I have been reading "Partial Differential Equation Models in Macroeconomics" (Achdou, 2014). One of the problems
$$\max_{\{c_{t}\}} \mathbb{E}_{0} \int_0^{\infty} e^{-\rho t} u(c_t)\mathrm{d} t$$
Subjected to
$$\mathrm{d} a_{t}=\left(z_{t}+r(t) a_{t}-c_{t}\right) \mathrm{d} t$$ $$\mathrm{~d} z_{t}=\mu\left(z_{t}\right) \mathrm{d} t+\sigma\left(z_{t}\right) \mathrm{d} W_{t}$$ $$a_{t} \geq \underline{a}$$
The authors then state that the state constraint $a_t \geq \underline{a}$ impose the following value condition
$$z+r a+\partial_{p} H\left(\partial_{a} v\right) \geq 0, \quad a=\underline{a}$$
My question is what is the general form of this condition. That is, what is the value condition when the state variable has multiple dimensions.

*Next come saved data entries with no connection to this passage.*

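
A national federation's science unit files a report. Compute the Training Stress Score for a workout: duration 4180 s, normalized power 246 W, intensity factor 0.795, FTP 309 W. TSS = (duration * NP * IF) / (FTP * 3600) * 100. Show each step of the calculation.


Product = 4180 * 246 * 0.795 = 817482.6
Base = 309 * 3600 = 1112400
TSS = 817482.6 / 1112400 * 100 = 73.49

73.49 TSS


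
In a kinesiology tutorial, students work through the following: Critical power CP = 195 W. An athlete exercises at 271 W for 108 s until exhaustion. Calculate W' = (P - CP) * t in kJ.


P - CP = 271 - 195 = 76 W
W' = 76 * 108 = 8208 J
= 8208 / 1000 = 8.208 kJ

8.208 kJ


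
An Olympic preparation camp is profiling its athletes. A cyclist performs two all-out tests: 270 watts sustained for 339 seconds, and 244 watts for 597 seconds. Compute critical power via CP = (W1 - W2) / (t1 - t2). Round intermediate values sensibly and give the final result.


W1 = P1 * t1 = 270 * 339 = 91530 J
W2 = P2 * t2 = 244 * 597 = 145668 J
CP = (91530 - 145668) / (339 - 597)
= 209.84 W

209.84 W


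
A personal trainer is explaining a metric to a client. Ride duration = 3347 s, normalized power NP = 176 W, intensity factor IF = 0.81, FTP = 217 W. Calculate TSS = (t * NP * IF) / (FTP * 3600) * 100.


Numerator = 3347 * 176 * 0.81 = 477148.32
Denominator = 217 * 3600 = 781200
TSS = 477148.32 / 781200 * 100
= 61.08

61.08 TSS


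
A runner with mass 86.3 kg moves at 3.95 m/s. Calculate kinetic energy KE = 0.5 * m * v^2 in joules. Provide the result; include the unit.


v^2 = 3.95^2 = 15.6025
KE = 0.5 * 86.3 * 15.6025
= 673.25 J

673.25 J


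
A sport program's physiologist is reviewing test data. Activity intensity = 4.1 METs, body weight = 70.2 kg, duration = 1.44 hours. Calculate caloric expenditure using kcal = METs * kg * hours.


kcal = 4.1 * 70.2 * 1.44
= 287.82 * 1.44
= 414.46 kcal

414.46 kcal


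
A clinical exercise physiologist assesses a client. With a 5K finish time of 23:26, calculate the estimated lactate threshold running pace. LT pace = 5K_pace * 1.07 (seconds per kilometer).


Race duration = 1406 s for 5 km
Average pace = 1406 / 5 = 281.2 s/km
LT pace = 281.2 * 1.07
= 300.88 s/km

300.88 s/km


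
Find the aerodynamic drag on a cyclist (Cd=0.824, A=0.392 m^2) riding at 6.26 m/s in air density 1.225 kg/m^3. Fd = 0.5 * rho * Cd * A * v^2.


Fd = 0.5 * 1.225 * 0.824 * 0.392 * 6.26^2
= 0.5 * 1.225 * 0.824 * 0.392 * 39.1876
= 7.753 N

7.753 N


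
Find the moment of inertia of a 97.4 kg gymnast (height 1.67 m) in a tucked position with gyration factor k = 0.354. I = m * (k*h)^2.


Radius of gyration = 0.354 * 1.67 = 0.59118 m
I = 97.4 * 0.59118^2
= 97.4 * 0.349494
= 34.041 kg*m^2

34.041 kg*m^2


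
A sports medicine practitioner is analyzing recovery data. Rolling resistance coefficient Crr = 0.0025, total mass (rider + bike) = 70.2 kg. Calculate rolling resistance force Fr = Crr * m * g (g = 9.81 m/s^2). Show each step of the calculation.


Fr = Crr * m * g
= 0.0025 * 70.2 * 9.81
= 1.722 N

1.722 N


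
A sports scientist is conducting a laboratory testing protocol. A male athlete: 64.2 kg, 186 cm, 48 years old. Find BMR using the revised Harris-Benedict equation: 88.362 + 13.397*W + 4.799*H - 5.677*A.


Intercept = 88.362
Weight contribution = 13.397 * 64.2 = 860.0874
Height contribution = 4.799 * 186 = 892.614
Age contribution = 5.677 * 48 = 272.496
BMR = 88.362 + 860.0874 + 892.614 - 272.496
= 1568.57 kcal/day

1568.57 kcal/day


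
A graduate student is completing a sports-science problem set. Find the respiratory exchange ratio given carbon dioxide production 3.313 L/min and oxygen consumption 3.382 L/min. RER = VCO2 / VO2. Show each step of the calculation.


VCO2 = 3.313 L/min
VO2 = 3.382 L/min
RER = 3.313 / 3.382 = 0.9796

0.9796


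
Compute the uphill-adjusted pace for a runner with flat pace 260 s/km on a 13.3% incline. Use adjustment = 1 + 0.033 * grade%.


Adjustment factor = 1 + 0.033 * 13.3 = 1.4389
Grade-adjusted pace = 260 * 1.4389 = 374.11 s/km

374.11 s/km


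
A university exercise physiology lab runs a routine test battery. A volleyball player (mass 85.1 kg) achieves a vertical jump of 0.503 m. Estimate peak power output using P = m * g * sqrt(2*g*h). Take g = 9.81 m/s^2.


2 * g * h = 2 * 9.81 * 0.503 = 9.86886
sqrt(9.86886) = 3.141474 m/s
P = 85.1 * 9.81 * 3.141474 = 2622.6 W

2622.6 W


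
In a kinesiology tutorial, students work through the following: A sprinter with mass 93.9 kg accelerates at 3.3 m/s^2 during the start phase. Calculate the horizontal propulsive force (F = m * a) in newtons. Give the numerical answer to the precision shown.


F = m * a
= 93.9 * 3.3
= 309.87 N

309.87 N


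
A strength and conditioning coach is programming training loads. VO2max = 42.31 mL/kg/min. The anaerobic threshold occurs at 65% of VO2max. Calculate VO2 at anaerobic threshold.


AT fraction = 65 / 100 = 0.65
AT VO2 = 42.31 * 0.65
= 27.5 mL/kg/min

27.5 mL/kg/min


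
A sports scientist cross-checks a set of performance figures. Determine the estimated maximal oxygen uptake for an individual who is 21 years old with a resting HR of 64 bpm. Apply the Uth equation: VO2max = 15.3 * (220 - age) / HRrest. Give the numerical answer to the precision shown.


HRmax = 220 - 21 = 199
VO2max = 15.3 * (199 / 64)
= 15.3 * 3.1094
= 47.57 mL/kg/min

47.57 mL/kg/min


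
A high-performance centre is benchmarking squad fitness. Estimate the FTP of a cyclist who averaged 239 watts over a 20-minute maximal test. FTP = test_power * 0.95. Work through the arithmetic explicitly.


FTP = 239 * 0.95 = 227.05 W

227.05 W


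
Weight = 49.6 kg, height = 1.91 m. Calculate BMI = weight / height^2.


height^2 = 1.91^2 = 3.6481
BMI = 49.6 / 3.6481 = 13.6 kg/m^2

13.6 kg/m^2


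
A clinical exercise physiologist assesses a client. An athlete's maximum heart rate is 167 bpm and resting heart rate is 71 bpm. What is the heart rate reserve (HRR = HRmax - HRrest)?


HRR = HRmax - HRrest
= 167 - 71
= 96 bpm

96 bpm


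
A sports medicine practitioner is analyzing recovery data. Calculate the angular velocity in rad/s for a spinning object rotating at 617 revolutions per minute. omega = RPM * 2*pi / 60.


omega = RPM * 2*pi / 60
= 617 * 6.28318531 / 60
= 64.612 rad/s

64.612 rad/s


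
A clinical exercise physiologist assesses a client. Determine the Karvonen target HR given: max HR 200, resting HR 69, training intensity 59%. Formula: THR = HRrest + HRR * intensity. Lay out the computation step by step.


HRR = HRmax - HRrest = 200 - 69 = 131
THR = 69 + 131 * 0.59
= 146.29 bpm

146.29 bpm


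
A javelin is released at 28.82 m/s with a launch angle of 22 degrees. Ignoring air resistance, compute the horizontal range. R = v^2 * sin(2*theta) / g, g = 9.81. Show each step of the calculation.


Launch speed squared = 830.5924
sin(2 * 22 deg) = 0.694658
Range = 830.5924 * 0.694658 / 9.81
= 58.815 m

58.815 m


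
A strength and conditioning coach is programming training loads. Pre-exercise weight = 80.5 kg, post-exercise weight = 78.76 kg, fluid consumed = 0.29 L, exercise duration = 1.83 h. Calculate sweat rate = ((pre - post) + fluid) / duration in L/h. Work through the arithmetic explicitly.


Weight loss = 80.5 - 78.76 = 1.74 kg (approx L)
Total sweat = 1.74 + 0.29 = 2.03 L
Sweat rate = 2.03 / 1.83 = 1.109 L/h

1.109 L/h


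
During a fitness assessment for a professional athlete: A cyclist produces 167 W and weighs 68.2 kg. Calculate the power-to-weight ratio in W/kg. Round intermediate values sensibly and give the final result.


P/W = power / mass
= 167 / 68.2
= 2.449 W/kg

2.449 W/kg


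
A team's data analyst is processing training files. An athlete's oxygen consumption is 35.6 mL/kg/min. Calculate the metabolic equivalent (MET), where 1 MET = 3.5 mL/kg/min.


MET = VO2 / 3.5
= 35.6 / 3.5
= 10.17 METs

10.17 METs


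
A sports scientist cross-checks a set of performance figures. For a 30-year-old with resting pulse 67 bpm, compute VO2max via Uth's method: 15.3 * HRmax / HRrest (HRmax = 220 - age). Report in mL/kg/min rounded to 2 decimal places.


Step 1: HRmax = 220 - 30 = 190 bpm
Step 2: Ratio = 190 / 67 = 2.8358
Step 3: VO2max = 15.3 * 2.8358 = 43.39 mL/kg/min

43.39 mL/kg/min


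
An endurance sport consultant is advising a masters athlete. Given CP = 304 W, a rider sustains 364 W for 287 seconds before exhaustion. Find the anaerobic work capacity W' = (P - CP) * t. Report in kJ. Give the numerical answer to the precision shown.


Excess power = 364 - 304 = 60 W
Work above CP = 60 * 287 = 17220 J
W' = 17.22 kJ

17.22 kJ


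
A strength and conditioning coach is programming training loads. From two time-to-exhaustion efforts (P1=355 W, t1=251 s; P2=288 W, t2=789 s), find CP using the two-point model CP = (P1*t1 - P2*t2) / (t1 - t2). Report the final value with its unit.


Work in trial 1 = 89105 J
Work in trial 2 = 227232 J
Delta work = -138127 J
Delta time = -538 s
CP = -138127 / -538 = 256.74 W

256.74 W


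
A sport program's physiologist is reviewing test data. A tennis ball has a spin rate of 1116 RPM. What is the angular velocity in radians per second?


Convert RPM to rad/s: multiply by 2*pi and divide by 60
omega = 1116 * 2 * pi / 60
= 116.867 rad/s

116.867 rad/s


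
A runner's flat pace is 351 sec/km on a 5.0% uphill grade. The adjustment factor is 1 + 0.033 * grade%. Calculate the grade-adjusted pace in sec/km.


Factor = 1 + 0.033 * 5.0 = 1.165
Adjusted pace = 351 * 1.165
= 408.92 sec/km

408.92 s/km


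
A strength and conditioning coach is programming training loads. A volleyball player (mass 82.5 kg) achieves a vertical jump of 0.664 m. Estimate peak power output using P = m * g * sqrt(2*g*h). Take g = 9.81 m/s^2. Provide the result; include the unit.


2 * g * h = 2 * 9.81 * 0.664 = 13.02768
sqrt(13.02768) = 3.609388 m/s
P = 82.5 * 9.81 * 3.609388 = 2921.17 W

2921.17 W


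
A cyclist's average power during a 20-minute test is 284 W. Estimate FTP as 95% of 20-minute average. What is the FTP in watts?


FTP = 20-min power * 0.95
= 284 * 0.95
= 269.8 W

269.8 W


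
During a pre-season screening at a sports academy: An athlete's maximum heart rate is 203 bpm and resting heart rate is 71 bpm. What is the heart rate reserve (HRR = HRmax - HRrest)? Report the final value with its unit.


HRR = HRmax - HRrest
= 203 - 71
= 132 bpm

132 bpm


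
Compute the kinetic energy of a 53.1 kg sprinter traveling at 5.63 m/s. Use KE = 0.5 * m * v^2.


Velocity squared = 31.6969
KE = 0.5 * 53.1 * 31.6969 = 841.55 J

841.55 J


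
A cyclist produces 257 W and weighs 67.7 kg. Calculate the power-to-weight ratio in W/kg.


P/W = power / mass
= 257 / 67.7
= 3.796 W/kg

3.796 W/kg


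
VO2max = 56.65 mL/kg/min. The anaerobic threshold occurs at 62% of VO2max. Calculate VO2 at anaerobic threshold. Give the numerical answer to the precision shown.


AT fraction = 62 / 100 = 0.62
AT VO2 = 56.65 * 0.62
= 35.12 mL/kg/min

35.12 mL/kg/min


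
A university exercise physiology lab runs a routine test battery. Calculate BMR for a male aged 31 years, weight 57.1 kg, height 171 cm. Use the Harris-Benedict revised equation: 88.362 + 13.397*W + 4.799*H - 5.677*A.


Substituting values:
W term = 13.397 * 57.1 = 764.9687
H term = 4.799 * 171 = 820.629
A term = 5.677 * 31 = 175.987
BMR = 1497.97 kcal/day

1497.97 kcal/day


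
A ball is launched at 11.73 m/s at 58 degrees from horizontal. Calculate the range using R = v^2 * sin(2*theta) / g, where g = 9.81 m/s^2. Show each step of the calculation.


sin(2 * 58) = sin(116) = 0.898794
v^2 = 11.73^2 = 137.5929
R = 137.5929 * 0.898794 / 9.81
= 12.606 m

12.606 m


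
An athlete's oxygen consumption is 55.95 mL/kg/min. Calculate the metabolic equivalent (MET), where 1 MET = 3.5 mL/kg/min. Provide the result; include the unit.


MET = VO2 / 3.5
= 55.95 / 3.5
= 15.99 METs

15.99 METs


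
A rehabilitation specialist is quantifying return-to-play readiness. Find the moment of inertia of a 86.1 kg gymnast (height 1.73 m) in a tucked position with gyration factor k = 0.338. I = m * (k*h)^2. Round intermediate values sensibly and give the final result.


Radius of gyration = 0.338 * 1.73 = 0.58474 m
I = 86.1 * 0.58474^2
= 86.1 * 0.341921
= 29.439 kg*m^2

29.439 kg*m^2


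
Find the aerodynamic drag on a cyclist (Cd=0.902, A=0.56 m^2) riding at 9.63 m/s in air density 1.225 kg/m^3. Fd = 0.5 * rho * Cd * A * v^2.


Fd = 0.5 * 1.225 * 0.902 * 0.56 * 9.63^2
= 0.5 * 1.225 * 0.902 * 0.56 * 92.7369
= 28.691 N

28.691 N


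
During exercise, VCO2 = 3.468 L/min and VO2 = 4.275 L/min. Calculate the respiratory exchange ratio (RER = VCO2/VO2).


RER = VCO2 / VO2
= 3.468 / 4.275
= 0.8112

0.8112


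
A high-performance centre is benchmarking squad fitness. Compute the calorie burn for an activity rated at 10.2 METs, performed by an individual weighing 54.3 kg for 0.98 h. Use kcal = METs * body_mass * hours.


Product of METs and mass = 10.2 * 54.3 = 553.86
Total kcal = 553.86 * 0.98 = 542.78 kcal

542.78 kcal


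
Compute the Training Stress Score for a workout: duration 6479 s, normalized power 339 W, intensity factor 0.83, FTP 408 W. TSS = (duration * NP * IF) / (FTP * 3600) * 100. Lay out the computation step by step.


Product = 6479 * 339 * 0.83 = 1822996.23
Base = 408 * 3600 = 1468800
TSS = 1822996.23 / 1468800 * 100 = 124.11

124.11 TSS


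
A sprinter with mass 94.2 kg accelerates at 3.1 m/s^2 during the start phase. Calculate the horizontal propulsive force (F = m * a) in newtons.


F = m * a
= 94.2 * 3.1
= 292.02 N

292.02 N


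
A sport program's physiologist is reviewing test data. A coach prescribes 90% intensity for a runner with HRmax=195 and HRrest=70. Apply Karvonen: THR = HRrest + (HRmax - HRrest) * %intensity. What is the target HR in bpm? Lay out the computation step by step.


Heart rate reserve = 195 - 70 = 125
Intensity fraction = 90 / 100 = 0.9
THR = 70 + 125 * 0.9 = 182.5 bpm

182.5 bpm


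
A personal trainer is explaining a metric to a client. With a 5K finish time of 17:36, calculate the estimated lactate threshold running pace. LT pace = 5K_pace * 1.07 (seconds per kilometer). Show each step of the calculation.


Race duration = 1056 s for 5 km
Average pace = 1056 / 5 = 211.2 s/km
LT pace = 211.2 * 1.07
= 225.98 s/km

225.98 s/km


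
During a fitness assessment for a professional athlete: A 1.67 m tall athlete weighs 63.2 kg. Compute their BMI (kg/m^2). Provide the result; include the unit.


height^2 = 2.7889 m^2
BMI = 63.2 / 2.7889 = 22.66 kg/m^2

22.66 kg/m^2


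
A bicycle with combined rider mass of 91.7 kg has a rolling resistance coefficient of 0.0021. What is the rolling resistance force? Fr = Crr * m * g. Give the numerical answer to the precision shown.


Fr = 0.0021 * 91.7 * 9.81
= 0.19257 * 9.81
= 1.889 N

1.889 N


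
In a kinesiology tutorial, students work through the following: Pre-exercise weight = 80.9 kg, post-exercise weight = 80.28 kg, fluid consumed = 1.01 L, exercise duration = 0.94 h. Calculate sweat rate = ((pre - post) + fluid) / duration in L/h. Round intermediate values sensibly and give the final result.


Weight loss = 80.9 - 80.28 = 0.62 kg (approx L)
Total sweat = 0.62 + 1.01 = 1.63 L
Sweat rate = 1.63 / 0.94 = 1.734 L/h

1.734 L/h


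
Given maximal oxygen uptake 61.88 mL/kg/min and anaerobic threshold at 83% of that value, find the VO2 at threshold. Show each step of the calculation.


Percentage as decimal = 0.83
VO2 at AT = 61.88 * 0.83 = 51.36 mL/kg/min

51.36 mL/kg/min


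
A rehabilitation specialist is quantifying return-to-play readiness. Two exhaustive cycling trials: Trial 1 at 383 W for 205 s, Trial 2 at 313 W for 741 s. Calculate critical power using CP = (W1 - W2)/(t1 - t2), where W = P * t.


W1 = 383 * 205 = 78515 J
W2 = 313 * 741 = 231933 J
CP = (78515 - 231933) / (205 - 741)
= -153418 / -536
= 286.23 W

286.23 W


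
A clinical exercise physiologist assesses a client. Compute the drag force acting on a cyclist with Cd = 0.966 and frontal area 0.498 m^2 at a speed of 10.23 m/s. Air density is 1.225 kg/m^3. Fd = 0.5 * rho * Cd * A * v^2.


Step 1: v^2 = 104.6529
Step 2: Fd = 0.5 * 1.225 * 0.966 * 0.498 * 104.6529
= 30.836 N

30.836 N


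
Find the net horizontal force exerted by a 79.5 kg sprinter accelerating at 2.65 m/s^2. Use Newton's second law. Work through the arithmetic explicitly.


Newton's second law: F = m * a
F = 79.5 * 2.65 = 210.68 N

210.68 N


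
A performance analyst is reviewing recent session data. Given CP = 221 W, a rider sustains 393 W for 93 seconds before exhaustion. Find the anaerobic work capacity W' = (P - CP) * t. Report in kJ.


Excess power = 393 - 221 = 172 W
Work above CP = 172 * 93 = 15996 J
W' = 15.996 kJ

15.996 kJ


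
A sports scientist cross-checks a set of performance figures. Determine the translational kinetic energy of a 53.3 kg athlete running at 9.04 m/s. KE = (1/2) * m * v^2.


KE = 0.5 * m * v^2
= 0.5 * 53.3 * 9.04^2
= 0.5 * 53.3 * 81.7216
= 2177.88 J

2177.88 J


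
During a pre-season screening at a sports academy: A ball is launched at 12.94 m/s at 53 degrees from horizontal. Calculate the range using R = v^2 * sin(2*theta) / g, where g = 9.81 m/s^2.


sin(2 * 53) = sin(106) = 0.961262
v^2 = 12.94^2 = 167.4436
R = 167.4436 * 0.961262 / 9.81
= 16.407 m

16.407 m


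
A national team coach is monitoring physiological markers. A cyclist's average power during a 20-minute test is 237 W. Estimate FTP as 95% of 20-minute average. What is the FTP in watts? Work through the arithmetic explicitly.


FTP = 20-min power * 0.95
= 237 * 0.95
= 225.15 W

225.15 W


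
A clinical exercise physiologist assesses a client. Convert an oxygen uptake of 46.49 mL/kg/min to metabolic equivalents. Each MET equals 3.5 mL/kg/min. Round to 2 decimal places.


One MET = 3.5 mL/kg/min
Number of METs = 46.49 / 3.5
= 13.28 METs

13.28 METs


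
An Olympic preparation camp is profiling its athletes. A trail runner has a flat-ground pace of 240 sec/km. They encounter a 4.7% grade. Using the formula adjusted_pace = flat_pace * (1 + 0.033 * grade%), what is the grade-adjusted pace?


Grade factor = 1 + 0.033 * 4.7 = 1.1551
Adjusted = 240 * 1.1551 = 277.22 sec/km

277.22 s/km


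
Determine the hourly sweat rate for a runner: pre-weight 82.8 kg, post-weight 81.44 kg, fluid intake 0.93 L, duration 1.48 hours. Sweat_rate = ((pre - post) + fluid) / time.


Mass lost = 82.8 - 81.44 = 1.36 kg
Add fluid consumed: 1.36 + 0.93 = 2.29 L total sweat
Sweat rate = 2.29 / 1.48 = 1.547 L/h

1.547 L/h


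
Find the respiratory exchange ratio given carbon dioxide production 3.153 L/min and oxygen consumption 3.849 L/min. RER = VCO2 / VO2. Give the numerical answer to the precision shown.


VCO2 = 3.153 L/min
VO2 = 3.849 L/min
RER = 3.153 / 3.849 = 0.8192

0.8192


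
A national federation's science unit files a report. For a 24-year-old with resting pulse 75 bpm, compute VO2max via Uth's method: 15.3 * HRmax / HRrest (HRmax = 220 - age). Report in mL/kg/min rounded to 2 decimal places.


Step 1: HRmax = 220 - 24 = 196 bpm
Step 2: Ratio = 196 / 75 = 2.6133
Step 3: VO2max = 15.3 * 2.6133 = 39.98 mL/kg/min

39.98 mL/kg/min


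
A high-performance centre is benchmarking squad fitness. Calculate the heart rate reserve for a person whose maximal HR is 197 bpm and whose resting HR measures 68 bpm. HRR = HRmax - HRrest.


HRmax = 197 bpm
HRrest = 68 bpm
HRR = 197 - 68 = 129 bpm

129 bpm


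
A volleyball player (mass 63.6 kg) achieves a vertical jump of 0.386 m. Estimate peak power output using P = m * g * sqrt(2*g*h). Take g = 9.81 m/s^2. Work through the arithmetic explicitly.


2 * g * h = 2 * 9.81 * 0.386 = 7.57332
sqrt(7.57332) = 2.751967 m/s
P = 63.6 * 9.81 * 2.751967 = 1717.0 W

1717.0 W


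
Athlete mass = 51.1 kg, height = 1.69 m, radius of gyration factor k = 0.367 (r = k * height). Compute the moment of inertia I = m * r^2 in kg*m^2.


r = k * height = 0.367 * 1.69 = 0.62023 m
r^2 = 0.62023^2 = 0.384685
I = 51.1 * 0.384685 = 19.657 kg*m^2

19.657 kg*m^2


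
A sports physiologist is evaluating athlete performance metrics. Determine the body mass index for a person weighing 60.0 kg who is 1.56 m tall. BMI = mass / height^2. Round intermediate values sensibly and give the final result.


BMI = mass / height^2
= 60.0 / 1.56^2
= 60.0 / 2.4336
= 24.65 kg/m^2

24.65 kg/m^2


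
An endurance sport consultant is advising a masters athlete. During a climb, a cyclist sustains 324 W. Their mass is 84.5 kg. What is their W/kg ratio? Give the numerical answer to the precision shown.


Power-to-weight = 324 W / 84.5 kg
= 3.834 W/kg

3.834 W/kg


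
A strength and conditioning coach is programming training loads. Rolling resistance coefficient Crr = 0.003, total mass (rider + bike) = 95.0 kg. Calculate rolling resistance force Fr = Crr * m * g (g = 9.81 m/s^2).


Fr = Crr * m * g
= 0.003 * 95.0 * 9.81
= 2.796 N

2.796 N


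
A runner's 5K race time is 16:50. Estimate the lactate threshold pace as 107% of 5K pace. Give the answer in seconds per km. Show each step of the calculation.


Total race time = 16*60 + 50 = 1010 seconds
5K pace = 1010 / 5 = 202.0 sec/km
LT pace = 202.0 * 1.07 = 216.14 sec/km

216.14 s/km


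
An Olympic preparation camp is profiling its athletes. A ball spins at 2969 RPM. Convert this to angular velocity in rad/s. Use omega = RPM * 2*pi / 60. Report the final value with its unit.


omega = 2969 * 2 * pi / 60
= 2969 * 6.28318531 / 60
= 18654.777 / 60
= 310.913 rad/s

310.913 rad/s


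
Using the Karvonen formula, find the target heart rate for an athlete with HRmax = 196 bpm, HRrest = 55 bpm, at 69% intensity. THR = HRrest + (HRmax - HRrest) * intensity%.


HRR = 196 - 55 = 141
THR = 55 + 141 * 0.69
= 55 + 97.29
= 152.29 bpm

152.29 bpm


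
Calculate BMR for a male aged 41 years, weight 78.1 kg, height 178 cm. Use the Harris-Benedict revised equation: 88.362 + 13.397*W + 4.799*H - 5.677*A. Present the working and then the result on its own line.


Substituting values:
W term = 13.397 * 78.1 = 1046.3057
H term = 4.799 * 178 = 854.222
A term = 5.677 * 41 = 232.757
BMR = 1756.13 kcal/day

1756.13 kcal/day


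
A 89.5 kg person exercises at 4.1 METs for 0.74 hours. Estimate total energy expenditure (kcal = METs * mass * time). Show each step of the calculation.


Energy = METs * mass(kg) * time(h)
= 4.1 * 89.5 * 0.74
= 271.54 kcal

271.54 kcal


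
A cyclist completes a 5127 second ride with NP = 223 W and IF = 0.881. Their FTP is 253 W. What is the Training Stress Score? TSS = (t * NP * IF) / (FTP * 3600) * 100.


t * NP * IF = 5127 * 223 * 0.881 = 1007265.801
FTP * 3600 = 910800
TSS = (1007265.801 / 910800) * 100 = 110.59

110.59 TSS


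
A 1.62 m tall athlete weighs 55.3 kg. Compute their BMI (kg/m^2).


height^2 = 2.6244 m^2
BMI = 55.3 / 2.6244 = 21.07 kg/m^2

21.07 kg/m^2


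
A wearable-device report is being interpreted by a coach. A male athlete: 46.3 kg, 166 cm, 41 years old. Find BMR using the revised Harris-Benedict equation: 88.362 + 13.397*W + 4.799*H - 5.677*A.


Intercept = 88.362
Weight contribution = 13.397 * 46.3 = 620.2811
Height contribution = 4.799 * 166 = 796.634
Age contribution = 5.677 * 41 = 232.757
BMR = 88.362 + 620.2811 + 796.634 - 232.757
= 1272.52 kcal/day

1272.52 kcal/day


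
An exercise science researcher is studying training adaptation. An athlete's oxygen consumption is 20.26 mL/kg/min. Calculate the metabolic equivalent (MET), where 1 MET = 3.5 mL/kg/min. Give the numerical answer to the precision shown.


MET = VO2 / 3.5
= 20.26 / 3.5
= 5.79 METs

5.79 METs


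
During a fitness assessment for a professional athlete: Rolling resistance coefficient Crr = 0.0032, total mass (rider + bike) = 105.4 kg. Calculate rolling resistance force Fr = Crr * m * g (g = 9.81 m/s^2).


Fr = Crr * m * g
= 0.0032 * 105.4 * 9.81
= 3.309 N

3.309 N


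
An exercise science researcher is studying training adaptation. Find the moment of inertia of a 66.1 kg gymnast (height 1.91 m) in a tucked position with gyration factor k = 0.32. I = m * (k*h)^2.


Radius of gyration = 0.32 * 1.91 = 0.6112 m
I = 66.1 * 0.6112^2
= 66.1 * 0.373565
= 24.693 kg*m^2

24.693 kg*m^2


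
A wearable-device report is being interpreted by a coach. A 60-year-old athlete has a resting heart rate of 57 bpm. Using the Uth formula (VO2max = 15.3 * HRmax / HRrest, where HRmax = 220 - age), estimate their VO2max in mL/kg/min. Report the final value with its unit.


HRmax = 220 - 60 = 160 bpm
Ratio = HRmax / HRrest = 160 / 57 = 2.807
VO2max = 15.3 * 2.807 = 42.95 mL/kg/min

42.95 mL/kg/min


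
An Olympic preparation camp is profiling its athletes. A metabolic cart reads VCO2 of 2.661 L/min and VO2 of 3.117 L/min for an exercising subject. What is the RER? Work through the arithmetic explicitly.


RER = VCO2 / VO2 = 2.661 / 3.117 = 0.8537

0.8537


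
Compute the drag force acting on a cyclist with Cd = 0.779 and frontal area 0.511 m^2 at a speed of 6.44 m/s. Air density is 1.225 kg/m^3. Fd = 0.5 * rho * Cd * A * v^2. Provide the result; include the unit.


Step 1: v^2 = 41.4736
Step 2: Fd = 0.5 * 1.225 * 0.779 * 0.511 * 41.4736
= 10.112 N

10.112 N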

I have been looking for a while at the literature but the notation is so convoluted that I cannot find an answer.
This will largely depend on the problem but it will be pretty much the same as you have here but for each of the component of the state for which you have a lower bound.
Consider for instance the deterministic system $\dot{x}=f(x,u)$ and we have the lower bound $\underline x\in\mathbb{R}^n$ for the state $x\in\mathbb{R}^n$, that it we want to have $x(t)\ge\underline{x}$ (component-wise) for all $t\ge0$.
This means that the derivative of the $i$-th state should be nonnegative when $x_i(t)=\underline{x}_i$. This translate into
$$\left.f_i(x,u)\right|_{x_i=\underline{x}_i}\ge0$$
for all $i=1,\ldots,n$ and all $x\ge\underline{x}$. This will impose some conditions on the control inputs that may be quite complex depending on the geometry of the problem.
In the case of optimal control, just substitute $u$ by the optimal control.